Gold futures trading in Turkey doubles during lira's wild rollercoaster ride
The raging diplomatic row between Ankara and Washington has put immense pressure on the Turkish lira and as a result, gold futures trading has nearly doubled in the country as investors scramble for traditional safe havens.

Gold futures volumes have soared on Turkey's stock exchange as the recent plunge in the volatile national currency attracts speculation and boosts the local price of the precious metal. The 90-day average daily volume reportedly doubled to 40,000 contracts, from about 17,000 in March. At the same time, the price for an ounce of gold in Turkish lira surged by more than 50 percent.

“It definitely would make sense to own gold now in Turkey given the depreciation of the lira,” precious metals strategist at Mitsubishi Corp UK Jonathan Butler told Bloomberg. “This is consistent with gold’s status as a safe haven and will likely be mirrored on the physical market with demand increasing for jewelry and gold bars.”
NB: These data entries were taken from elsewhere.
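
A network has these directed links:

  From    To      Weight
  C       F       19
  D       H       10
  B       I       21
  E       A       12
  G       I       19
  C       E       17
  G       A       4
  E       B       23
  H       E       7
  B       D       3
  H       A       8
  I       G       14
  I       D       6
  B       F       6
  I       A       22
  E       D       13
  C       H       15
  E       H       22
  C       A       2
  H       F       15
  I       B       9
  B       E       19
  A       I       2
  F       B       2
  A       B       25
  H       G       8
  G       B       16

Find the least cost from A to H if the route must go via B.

24

Shortest A→B: A–I–B = 11
Shortest B→H: B–D–H = 13
Total via B: 11 + 13 = 24.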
Last week, Turkish President Recep Tayyip Erdogan called on the country’s citizens to sell foreign currencies to bolster the plummeting lira. The Turkish currency has managed to recover by 16 percent, trading at 6.16 lira against the US dollar on Wednesday, after a record plunge earlier this week.

Overall, the lira has lost around 40 percent of its value this year amid investors’ concerns over central bank steps toward tightening the monetary policy and the growing dispute with the US.

Turkey and the US have been at odds over the detention of American pastor Andrew Brunson in Turkey. Brunson has been charged with aiding the failed military coup two years ago and is facing 35 years in a Turkish prison.

Washington has imposed sanctions on Turkish officials and slapped the country's steel and aluminum exports with additional tariffs. Ankara responded by imposing tariffs on a number of US goods including alcohol and cars, while President Erdogan has called for a boycott of American electronic products.

Though, Turkish gold trading volumes are low compared to those at major exchange hubs in London and New York, the country is a significant source of global demand for the precious metal. Turkey is currently the world’s seventh largest gold consumer with roughly 72 metric tons of gold being purchased annually. The country is also one of the major consumers of gold jewelry.